Premièrement, la conciliation études-travail peut nuire à la santé physique. En effet, le « Réseau réussite Montréal », nous démontre que certains jeunes ont tendance à développer de mauvaises habitudes de vie en raison du travail, par exemple de consommer de l’alcool, des cigarettes et même de la drogue! Selon moi, je crois que cela s’explique par le fait que les jeunes ont besoin de s’amuser et de décrocher de leur travail, qui contribue à leur tristesse. Ensuite, le journal « Le Monde » nous démontre que les jeunes changent leurs habitudes alimentaires en raison de leur boulot. Nous pouvons apercevoir ce fait avec l’histoire d’un étudiant nommé David Dorman, qui opte pour un sandwich moins dispendieux chaque midi, afin de garder son argent pour payer ses études. Je crois que ces deux mauvaises habitudes diminuent le rendement physique des jeunes car notre corps a besoin que l’on s’occupe de lui.

Deuxièmement, la santé psychologique des jeunes peut être affectée. Effectivement, le « Réseau réussite Montréal » nous indique que la concentration et la persévérance des jeunes diminuent, que la fatigue a tendance à augmenter ainsi que le stress, et bien d’autres facteurs qui sont en jeu! Je crois que la santé psychologique est très importante et qu’un trop grand nombre d’heures de travail a tendance à épuiser les jeunes. C’est pour ces raisons que nous devrions établir certaines lois.

Troisièmement, les jeunes sont concernés au niveau social. En effet, le journal « Le Monde » nous illustre l’histoire d’un étudiant nommé Léo, qui explique qu’en raison de son travail, il n’a pas le temps de « profiter de la vie de campus » et « d’aller à des fêtes ». Par conséquent, je crois que les jeunes ont besoin de se faire une belle réputation au niveau social pour pouvoir monter leur estime personnelle.

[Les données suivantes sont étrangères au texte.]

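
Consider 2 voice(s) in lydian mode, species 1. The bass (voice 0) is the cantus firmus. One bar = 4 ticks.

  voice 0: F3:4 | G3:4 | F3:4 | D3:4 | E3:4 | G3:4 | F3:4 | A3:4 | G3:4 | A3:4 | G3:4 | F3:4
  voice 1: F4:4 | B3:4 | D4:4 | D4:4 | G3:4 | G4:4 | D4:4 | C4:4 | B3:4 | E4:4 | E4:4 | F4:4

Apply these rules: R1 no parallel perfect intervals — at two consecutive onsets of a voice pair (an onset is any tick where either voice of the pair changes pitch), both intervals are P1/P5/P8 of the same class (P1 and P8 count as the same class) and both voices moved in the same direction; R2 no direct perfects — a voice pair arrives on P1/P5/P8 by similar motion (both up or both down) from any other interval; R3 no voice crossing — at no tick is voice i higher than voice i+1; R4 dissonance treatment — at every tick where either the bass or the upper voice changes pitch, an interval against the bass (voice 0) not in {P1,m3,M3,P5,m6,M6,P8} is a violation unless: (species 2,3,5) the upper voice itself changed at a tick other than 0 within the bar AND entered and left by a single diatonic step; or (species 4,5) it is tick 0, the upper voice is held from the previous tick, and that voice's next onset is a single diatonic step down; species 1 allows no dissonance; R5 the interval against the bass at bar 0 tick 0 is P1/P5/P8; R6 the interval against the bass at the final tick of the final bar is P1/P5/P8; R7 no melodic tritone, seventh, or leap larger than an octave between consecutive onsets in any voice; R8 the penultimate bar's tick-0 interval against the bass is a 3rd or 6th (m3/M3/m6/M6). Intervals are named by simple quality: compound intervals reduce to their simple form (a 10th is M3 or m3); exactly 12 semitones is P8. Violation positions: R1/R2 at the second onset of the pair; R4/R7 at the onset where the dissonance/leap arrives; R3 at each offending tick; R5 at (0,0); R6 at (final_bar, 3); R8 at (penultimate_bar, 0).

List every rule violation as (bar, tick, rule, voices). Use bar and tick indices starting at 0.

bar 0: v0=F3 v1=F4 downbeat P8
bar 1: v0=G3 v1=B3 downbeat M3
bar 2: v0=F3 v1=D4 downbeat M6
bar 3: v0=D3 v1=D4 downbeat P8
bar 4: v0=E3 v1=G3 downbeat m3
bar 5: v0=G3 v1=G4 downbeat P8
bar 6: v0=F3 v1=D4 downbeat M6
bar 7: v0=A3 v1=C4 downbeat m3
bar 8: v0=G3 v1=B3 downbeat M3
bar 9: v0=A3 v1=E4 downbeat P5
bar 10: v0=G3 v1=E4 downbeat M6
bar 11: v0=F3 v1=F4 downbeat P8
  -> R7 @ bar 1 tick 0 v(1,): F4->B3 leap 6st
  -> R2 @ bar 5 tick 0 v(0, 1): E3/G3 m3 -> G3/G4 P8 similar
  -> R2 @ bar 9 tick 0 v(0, 1): G3/B3 M3 -> A3/E4 P5 similar

(1, 0, R7, (1,))
(5, 0, R2, (0, 1))
(9, 0, R2, (0, 1))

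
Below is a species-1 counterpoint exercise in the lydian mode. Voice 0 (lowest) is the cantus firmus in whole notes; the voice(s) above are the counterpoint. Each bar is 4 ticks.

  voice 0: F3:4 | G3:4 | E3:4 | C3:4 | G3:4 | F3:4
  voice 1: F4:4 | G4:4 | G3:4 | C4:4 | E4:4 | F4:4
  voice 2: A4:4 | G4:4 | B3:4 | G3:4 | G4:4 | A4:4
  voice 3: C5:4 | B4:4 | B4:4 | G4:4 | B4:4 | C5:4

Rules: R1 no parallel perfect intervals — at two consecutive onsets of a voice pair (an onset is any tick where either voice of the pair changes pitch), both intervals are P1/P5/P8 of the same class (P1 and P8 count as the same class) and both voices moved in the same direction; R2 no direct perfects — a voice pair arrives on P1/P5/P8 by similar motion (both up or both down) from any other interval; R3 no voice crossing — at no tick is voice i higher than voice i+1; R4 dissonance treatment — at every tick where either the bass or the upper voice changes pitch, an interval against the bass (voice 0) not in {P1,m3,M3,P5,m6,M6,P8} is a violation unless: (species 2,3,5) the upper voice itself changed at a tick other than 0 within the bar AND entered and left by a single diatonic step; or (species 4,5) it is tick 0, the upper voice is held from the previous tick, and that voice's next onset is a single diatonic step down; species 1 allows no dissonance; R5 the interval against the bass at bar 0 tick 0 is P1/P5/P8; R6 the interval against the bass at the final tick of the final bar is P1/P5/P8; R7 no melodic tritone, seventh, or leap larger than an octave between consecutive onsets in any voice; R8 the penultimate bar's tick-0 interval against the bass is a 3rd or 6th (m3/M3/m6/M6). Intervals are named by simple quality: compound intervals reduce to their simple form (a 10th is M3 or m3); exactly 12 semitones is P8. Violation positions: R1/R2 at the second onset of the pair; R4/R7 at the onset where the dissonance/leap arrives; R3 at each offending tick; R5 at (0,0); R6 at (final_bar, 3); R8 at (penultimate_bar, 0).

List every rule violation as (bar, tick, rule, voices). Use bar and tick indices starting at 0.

(0, 0, R5, (0, 2))
(1, 0, R1, (0, 1))
(2, 0, R2, (0, 2))
(3, 0, R1, (0, 2))
(3, 0, R1, (0, 3))
(3, 0, R1, (2, 3))
(3, 0, R3, (1, 2))
(3, 1, R3, (1, 2))
(3, 2, R3, (1, 2))
(3, 3, R3, (1, 2))
(4, 0, R1, (1, 3))
(4, 0, R2, (0, 2))
(4, 0, R8, (0, 2))
(5, 0, R1, (1, 3))
(5, 3, R6, (0, 2))

bar 0: v0=F3 v1=F4 v2=A4 v3=C5 downbeat P5
bar 1: v0=G3 v1=G4 v2=G4 v3=B4 downbeat M3
bar 2: v0=E3 v1=G3 v2=B3 v3=B4 downbeat P5
bar 3: v0=C3 v1=C4 v2=G3 v3=G4 downbeat P5
bar 4: v0=G3 v1=E4 v2=G4 v3=B4 downbeat M3
bar 5: v0=F3 v1=F4 v2=A4 v3=C5 downbeat P5
  -> R5 @ bar 0 tick 0 v(0, 2): opens on M3
  -> R1 @ bar 1 tick 0 v(0, 1): F3/F4 P8 -> G3/G4 P8 similar
  -> R2 @ bar 2 tick 0 v(0, 2): G3/G4 P8 -> E3/B3 P5 similar
  -> R1 @ bar 3 tick 0 v(0, 2): E3/B3 P5 -> C3/G3 P5 similar
  -> R1 @ bar 3 tick 0 v(0, 3): E3/B4 P5 -> C3/G4 P5 similar
  -> R1 @ bar 3 tick 0 v(2, 3): B3/B4 P8 -> G3/G4 P8 similar
  -> R3 @ bar 3 tick 0 v(1, 2): C4 above G3
  -> R3 @ bar 3 tick 1 v(1, 2): C4 above G3
  -> R3 @ bar 3 tick 2 v(1, 2): C4 above G3
  -> R3 @ bar 3 tick 3 v(1, 2): C4 above G3
  -> R1 @ bar 4 tick 0 v(1, 3): C4/G4 P5 -> E4/B4 P5 similar
  -> R2 @ bar 4 tick 0 v(0, 2): C3/G3 P5 -> G3/G4 P8 similar
  -> R8 @ bar 4 tick 0 v(0, 2): penult P8 not 3rd/6th
  -> R1 @ bar 5 tick 0 v(1, 3): E4/B4 P5 -> F4/C5 P5 similar
  -> R6 @ bar 5 tick 3 v(0, 2): closes on M3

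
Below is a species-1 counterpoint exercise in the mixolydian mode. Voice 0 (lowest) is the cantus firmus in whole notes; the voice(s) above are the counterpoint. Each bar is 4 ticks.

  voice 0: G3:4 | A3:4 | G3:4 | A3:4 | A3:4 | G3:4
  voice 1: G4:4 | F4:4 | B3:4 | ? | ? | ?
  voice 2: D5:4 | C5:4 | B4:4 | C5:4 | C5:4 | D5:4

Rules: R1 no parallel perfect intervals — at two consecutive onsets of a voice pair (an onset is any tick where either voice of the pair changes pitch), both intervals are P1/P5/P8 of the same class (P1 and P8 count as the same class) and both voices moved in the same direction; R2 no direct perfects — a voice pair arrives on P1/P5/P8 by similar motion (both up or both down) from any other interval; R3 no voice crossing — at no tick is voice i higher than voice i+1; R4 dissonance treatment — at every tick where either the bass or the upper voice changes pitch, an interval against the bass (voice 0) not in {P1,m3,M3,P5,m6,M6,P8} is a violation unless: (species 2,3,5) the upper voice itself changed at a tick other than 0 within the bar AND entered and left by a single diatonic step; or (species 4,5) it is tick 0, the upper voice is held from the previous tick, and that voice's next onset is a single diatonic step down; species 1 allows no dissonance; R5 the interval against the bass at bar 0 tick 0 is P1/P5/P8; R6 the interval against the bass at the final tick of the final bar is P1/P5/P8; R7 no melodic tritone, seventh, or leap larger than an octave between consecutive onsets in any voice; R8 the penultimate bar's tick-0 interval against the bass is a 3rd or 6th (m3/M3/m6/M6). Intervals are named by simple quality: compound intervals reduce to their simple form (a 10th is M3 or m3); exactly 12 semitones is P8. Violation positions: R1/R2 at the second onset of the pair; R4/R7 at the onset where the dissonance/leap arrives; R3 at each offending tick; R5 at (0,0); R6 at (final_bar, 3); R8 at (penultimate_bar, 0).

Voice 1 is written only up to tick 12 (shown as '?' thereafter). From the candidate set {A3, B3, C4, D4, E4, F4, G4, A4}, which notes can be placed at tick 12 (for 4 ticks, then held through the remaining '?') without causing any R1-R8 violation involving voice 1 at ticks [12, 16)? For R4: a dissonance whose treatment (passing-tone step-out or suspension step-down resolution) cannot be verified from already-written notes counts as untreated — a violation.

{A3}

A3: legal
B3: violates R4
C4: violates R1
D4: violates R4
E4: violates R2
F4: violates R2,R7
G4: violates R4
A4: violates R2,R7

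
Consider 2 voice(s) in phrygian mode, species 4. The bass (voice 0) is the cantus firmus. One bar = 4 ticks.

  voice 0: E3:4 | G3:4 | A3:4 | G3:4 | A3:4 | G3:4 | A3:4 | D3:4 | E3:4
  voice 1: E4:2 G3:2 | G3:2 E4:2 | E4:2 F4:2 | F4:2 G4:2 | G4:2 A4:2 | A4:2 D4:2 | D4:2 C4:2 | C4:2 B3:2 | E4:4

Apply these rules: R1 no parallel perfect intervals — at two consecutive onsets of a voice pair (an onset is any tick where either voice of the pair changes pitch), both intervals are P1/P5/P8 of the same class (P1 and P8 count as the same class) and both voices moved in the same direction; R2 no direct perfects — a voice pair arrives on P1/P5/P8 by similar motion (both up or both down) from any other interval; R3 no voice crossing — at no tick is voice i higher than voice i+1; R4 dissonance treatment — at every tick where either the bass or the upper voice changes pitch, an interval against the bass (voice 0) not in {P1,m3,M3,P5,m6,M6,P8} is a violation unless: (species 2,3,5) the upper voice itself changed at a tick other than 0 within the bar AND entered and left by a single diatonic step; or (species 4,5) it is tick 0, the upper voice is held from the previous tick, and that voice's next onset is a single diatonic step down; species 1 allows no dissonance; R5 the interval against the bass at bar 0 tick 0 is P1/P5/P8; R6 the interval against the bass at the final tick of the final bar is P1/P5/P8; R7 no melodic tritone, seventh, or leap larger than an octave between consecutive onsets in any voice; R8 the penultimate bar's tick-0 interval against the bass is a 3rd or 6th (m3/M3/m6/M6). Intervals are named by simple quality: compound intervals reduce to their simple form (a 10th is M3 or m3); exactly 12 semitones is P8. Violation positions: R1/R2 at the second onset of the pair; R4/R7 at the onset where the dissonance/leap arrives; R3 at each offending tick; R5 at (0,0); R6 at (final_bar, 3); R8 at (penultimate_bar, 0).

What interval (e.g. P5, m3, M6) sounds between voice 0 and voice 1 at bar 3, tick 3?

P8

voice 0=G3 voice 1=G4 -> P8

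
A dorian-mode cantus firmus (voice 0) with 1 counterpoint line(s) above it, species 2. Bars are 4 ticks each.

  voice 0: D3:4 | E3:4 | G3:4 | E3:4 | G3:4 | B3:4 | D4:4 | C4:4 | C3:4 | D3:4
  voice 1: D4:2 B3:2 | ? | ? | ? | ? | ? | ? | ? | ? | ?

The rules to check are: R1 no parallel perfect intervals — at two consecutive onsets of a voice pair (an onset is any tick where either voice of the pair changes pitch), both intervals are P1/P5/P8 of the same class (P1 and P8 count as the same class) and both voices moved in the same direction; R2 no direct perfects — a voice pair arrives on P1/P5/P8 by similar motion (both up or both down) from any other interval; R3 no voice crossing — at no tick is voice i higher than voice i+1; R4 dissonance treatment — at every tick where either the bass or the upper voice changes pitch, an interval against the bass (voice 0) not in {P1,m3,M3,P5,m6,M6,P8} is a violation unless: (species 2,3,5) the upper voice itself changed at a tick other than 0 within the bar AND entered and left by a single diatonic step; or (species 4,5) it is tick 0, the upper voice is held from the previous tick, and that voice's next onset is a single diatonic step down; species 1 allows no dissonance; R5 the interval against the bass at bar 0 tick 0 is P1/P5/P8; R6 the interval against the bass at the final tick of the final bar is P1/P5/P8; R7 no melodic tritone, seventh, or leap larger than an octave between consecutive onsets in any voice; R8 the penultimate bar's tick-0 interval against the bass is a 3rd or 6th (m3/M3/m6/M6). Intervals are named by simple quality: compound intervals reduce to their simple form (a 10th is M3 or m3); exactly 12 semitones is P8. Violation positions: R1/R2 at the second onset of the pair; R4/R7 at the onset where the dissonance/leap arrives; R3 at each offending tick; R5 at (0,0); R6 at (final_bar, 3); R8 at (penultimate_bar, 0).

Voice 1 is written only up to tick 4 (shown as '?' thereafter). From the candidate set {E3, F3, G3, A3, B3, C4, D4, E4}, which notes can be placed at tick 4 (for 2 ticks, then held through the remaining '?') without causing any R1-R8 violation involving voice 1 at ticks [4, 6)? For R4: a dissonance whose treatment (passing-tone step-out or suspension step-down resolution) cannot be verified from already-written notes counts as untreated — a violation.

E3: legal
F3: violates R4,R7
G3: legal
A3: violates R4
B3: legal
C4: legal
D4: violates R4
E4: violates R2

{B3, C4, E3, G3}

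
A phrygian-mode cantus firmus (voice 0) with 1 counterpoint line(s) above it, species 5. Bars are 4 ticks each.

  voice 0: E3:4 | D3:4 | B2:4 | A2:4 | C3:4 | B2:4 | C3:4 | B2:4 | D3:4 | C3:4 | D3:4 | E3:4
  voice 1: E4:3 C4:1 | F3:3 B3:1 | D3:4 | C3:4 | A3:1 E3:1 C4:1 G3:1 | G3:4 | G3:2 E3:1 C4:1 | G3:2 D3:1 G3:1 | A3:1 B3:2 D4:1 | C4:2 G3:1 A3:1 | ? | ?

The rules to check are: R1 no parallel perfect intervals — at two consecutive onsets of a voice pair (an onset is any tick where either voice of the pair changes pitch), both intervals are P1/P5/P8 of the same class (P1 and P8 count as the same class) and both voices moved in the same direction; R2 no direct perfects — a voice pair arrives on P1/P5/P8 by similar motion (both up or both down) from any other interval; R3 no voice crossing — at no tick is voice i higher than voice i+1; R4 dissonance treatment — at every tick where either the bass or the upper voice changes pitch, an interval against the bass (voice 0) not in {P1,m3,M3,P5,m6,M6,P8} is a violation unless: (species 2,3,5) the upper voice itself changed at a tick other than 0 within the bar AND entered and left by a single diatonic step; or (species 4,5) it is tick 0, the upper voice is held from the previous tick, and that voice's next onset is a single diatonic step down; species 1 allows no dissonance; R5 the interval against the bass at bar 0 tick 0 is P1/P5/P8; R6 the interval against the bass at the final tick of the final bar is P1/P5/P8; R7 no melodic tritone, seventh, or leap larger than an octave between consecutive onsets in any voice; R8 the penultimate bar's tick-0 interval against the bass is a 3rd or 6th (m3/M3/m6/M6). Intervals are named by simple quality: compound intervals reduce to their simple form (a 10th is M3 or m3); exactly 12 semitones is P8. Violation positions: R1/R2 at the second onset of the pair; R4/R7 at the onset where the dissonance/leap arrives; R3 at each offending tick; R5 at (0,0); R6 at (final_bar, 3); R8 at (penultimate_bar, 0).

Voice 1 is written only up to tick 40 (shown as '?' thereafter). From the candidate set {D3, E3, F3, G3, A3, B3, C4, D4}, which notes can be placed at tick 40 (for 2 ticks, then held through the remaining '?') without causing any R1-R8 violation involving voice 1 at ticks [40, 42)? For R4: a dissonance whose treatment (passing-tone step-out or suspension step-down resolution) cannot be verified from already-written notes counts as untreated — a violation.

D3: violates R8
E3: violates R4,R8
F3: legal
G3: violates R4,R8
A3: violates R8
B3: legal
C4: violates R4,R8
D4: violates R2,R8

{B3, F3}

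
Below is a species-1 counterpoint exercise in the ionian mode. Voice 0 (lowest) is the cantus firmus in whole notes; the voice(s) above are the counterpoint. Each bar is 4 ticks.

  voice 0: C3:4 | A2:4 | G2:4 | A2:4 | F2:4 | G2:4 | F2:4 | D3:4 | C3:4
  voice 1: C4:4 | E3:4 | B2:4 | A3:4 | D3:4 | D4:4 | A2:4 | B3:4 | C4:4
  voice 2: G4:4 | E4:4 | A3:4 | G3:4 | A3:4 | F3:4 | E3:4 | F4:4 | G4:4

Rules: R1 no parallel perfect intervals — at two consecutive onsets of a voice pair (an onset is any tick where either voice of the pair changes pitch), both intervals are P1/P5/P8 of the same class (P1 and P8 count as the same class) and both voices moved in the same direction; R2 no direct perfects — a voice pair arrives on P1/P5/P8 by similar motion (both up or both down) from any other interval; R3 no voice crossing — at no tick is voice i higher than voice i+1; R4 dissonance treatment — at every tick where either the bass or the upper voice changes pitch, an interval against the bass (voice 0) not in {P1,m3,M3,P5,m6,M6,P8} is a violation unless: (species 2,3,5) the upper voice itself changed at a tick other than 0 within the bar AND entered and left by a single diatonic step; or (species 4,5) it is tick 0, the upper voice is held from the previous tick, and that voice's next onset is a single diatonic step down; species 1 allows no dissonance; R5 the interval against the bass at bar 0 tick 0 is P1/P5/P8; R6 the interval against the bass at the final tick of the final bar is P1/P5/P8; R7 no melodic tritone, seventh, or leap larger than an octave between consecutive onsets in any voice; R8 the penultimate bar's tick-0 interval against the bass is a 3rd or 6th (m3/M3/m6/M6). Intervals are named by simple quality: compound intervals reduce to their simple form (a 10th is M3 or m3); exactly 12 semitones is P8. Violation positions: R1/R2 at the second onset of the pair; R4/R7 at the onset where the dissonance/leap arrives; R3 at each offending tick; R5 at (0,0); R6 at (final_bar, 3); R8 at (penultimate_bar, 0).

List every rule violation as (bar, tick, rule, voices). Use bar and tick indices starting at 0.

(1, 0, R1, (0, 2))
(1, 0, R2, (0, 1))
(1, 0, R2, (1, 2))
(2, 0, R4, (0, 2))
(3, 0, R2, (0, 1))
(3, 0, R3, (1, 2))
(3, 0, R4, (0, 2))
(3, 0, R7, (1,))
(3, 1, R3, (1, 2))
(3, 2, R3, (1, 2))
(3, 3, R3, (1, 2))
(5, 0, R2, (0, 1))
(5, 0, R3, (1, 2))
(5, 0, R4, (0, 2))
(5, 1, R3, (1, 2))
(5, 2, R3, (1, 2))
(5, 3, R3, (1, 2))
(6, 0, R2, (1, 2))
(6, 0, R4, (0, 2))
(6, 0, R7, (1,))
(7, 0, R7, (1,))
(7, 0, R7, (2,))
(8, 0, R2, (1, 2))

bar 0: v0=C3 v1=C4 v2=G4 downbeat P5
bar 1: v0=A2 v1=E3 v2=E4 downbeat P5
bar 2: v0=G2 v1=B2 v2=A3 downbeat M2
bar 3: v0=A2 v1=A3 v2=G3 downbeat m7
bar 4: v0=F2 v1=D3 v2=A3 downbeat M3
bar 5: v0=G2 v1=D4 v2=F3 downbeat m7
bar 6: v0=F2 v1=A2 v2=E3 downbeat M7
bar 7: v0=D3 v1=B3 v2=F4 downbeat m3
bar 8: v0=C3 v1=C4 v2=G4 downbeat P5
  -> R1 @ bar 1 tick 0 v(0, 2): C3/G4 P5 -> A2/E4 P5 similar
  -> R2 @ bar 1 tick 0 v(0, 1): C3/C4 P8 -> A2/E3 P5 similar
  -> R2 @ bar 1 tick 0 v(1, 2): C4/G4 P5 -> E3/E4 P8 similar
  -> R4 @ bar 2 tick 0 v(0, 2): G2/A3 M2 untreated
  -> R2 @ bar 3 tick 0 v(0, 1): G2/B2 M3 -> A2/A3 P8 similar
  -> R3 @ bar 3 tick 0 v(1, 2): A3 above G3
  -> R4 @ bar 3 tick 0 v(0, 2): A2/G3 m7 untreated
  -> R7 @ bar 3 tick 0 v(1,): B2->A3 leap 10st
  -> R3 @ bar 3 tick 1 v(1, 2): A3 above G3
  -> R3 @ bar 3 tick 2 v(1, 2): A3 above G3
  -> R3 @ bar 3 tick 3 v(1, 2): A3 above G3
  -> R2 @ bar 5 tick 0 v(0, 1): F2/D3 M6 -> G2/D4 P5 similar
  -> R3 @ bar 5 tick 0 v(1, 2): D4 above F3
  -> R4 @ bar 5 tick 0 v(0, 2): G2/F3 m7 untreated
  -> R3 @ bar 5 tick 1 v(1, 2): D4 above F3
  -> R3 @ bar 5 tick 2 v(1, 2): D4 above F3
  -> R3 @ bar 5 tick 3 v(1, 2): D4 above F3
  -> R2 @ bar 6 tick 0 v(1, 2): D4/F3 M6 -> A2/E3 P5 similar
  -> R4 @ bar 6 tick 0 v(0, 2): F2/E3 M7 untreated
  -> R7 @ bar 6 tick 0 v(1,): D4->A2 leap 17st
  -> R7 @ bar 7 tick 0 v(1,): A2->B3 leap 14st
  -> R7 @ bar 7 tick 0 v(2,): E3->F4 leap 13st
  -> R2 @ bar 8 tick 0 v(1, 2): B3/F4 TT -> C4/G4 P5 similar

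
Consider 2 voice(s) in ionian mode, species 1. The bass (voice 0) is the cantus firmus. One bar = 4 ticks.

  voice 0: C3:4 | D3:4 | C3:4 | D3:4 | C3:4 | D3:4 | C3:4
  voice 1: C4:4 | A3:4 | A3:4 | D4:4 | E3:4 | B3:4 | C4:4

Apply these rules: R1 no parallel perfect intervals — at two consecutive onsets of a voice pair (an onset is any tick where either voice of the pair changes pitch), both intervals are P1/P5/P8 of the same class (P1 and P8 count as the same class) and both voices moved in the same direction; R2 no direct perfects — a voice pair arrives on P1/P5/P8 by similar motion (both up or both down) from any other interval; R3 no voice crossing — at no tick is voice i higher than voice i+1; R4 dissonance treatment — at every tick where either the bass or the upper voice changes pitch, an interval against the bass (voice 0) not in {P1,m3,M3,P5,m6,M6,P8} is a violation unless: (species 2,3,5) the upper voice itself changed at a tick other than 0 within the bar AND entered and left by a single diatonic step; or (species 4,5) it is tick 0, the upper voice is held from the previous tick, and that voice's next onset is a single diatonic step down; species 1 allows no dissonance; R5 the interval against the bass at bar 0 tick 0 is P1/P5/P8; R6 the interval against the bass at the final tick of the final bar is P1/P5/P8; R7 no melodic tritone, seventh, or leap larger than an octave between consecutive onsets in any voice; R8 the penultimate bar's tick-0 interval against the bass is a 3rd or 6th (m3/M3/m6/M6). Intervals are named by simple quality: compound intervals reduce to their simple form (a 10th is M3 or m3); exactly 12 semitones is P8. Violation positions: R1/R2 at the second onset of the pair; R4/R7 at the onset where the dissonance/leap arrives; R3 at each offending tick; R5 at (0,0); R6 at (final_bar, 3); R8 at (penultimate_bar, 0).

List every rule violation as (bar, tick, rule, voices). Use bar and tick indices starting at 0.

bar 0: v0=C3 v1=C4 downbeat P8
bar 1: v0=D3 v1=A3 downbeat P5
bar 2: v0=C3 v1=A3 downbeat M6
bar 3: v0=D3 v1=D4 downbeat P8
bar 4: v0=C3 v1=E3 downbeat M3
bar 5: v0=D3 v1=B3 downbeat M6
bar 6: v0=C3 v1=C4 downbeat P8
  -> R2 @ bar 3 tick 0 v(0, 1): C3/A3 M6 -> D3/D4 P8 similar
  -> R7 @ bar 4 tick 0 v(1,): D4->E3 leap 10st

(3, 0, R2, (0, 1))
(4, 0, R7, (1,))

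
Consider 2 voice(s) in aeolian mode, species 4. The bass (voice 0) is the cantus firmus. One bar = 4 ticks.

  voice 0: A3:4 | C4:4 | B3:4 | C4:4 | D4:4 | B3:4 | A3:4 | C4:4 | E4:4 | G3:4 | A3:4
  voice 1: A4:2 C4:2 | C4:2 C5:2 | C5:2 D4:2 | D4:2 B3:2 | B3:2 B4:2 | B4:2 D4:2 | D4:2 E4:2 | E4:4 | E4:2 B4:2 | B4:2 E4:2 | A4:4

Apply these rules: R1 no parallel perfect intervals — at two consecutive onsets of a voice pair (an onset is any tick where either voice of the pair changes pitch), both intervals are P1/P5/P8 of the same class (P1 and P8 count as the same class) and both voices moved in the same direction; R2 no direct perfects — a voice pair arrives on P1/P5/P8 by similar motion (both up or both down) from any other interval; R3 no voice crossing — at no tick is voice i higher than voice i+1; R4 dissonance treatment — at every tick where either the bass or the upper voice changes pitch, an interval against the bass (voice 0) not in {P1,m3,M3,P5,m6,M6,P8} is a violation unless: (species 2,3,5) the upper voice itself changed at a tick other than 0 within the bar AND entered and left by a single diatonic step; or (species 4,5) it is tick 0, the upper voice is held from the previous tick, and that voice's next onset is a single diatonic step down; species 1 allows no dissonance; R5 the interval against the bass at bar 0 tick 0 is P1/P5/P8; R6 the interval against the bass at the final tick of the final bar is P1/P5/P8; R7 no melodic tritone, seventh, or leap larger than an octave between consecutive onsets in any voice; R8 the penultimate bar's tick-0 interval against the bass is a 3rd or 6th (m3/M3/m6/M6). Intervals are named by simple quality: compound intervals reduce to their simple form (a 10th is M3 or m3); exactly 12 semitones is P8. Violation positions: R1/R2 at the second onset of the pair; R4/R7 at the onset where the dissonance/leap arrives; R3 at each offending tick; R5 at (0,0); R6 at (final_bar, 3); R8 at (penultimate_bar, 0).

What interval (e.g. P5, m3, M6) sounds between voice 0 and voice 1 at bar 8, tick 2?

voice 0=E4 voice 1=B4 -> P5

P5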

Enfin, le travail diminue le temps alloué à l’école. Effectivement, le « Réseau réussite Montréal » nous indique qu’il y a plus de retards et d’absentéisme de la part des élèves qui travaillent. De plus, il est prouvé qu’un élève occupant un emploi de quinze heures et plus par semaine réussi moins bien qu’un étudiant sans travail. Donc, je crois que moins on possède de temps pour aller à l’école, moins nous avons de chances de réussir les examens qui nous permettrons d’exercer un bon métier. C’est pourquoi il devrait y avoir une limite d’heures au travail étudiant.

Pour conclure, je vous ai démontré que les étudiants sont touchés au niveau physique, psychologique, social et au niveau du temps alloué à l’école. Pour ces raisons je crois que des lois devraient être mises en place sur le nombre d’heures travaillées par les étudiants. Donc, chers lecteurs, si vous êtes un étudiant, j’espère que vous êtes prêts à souffrir!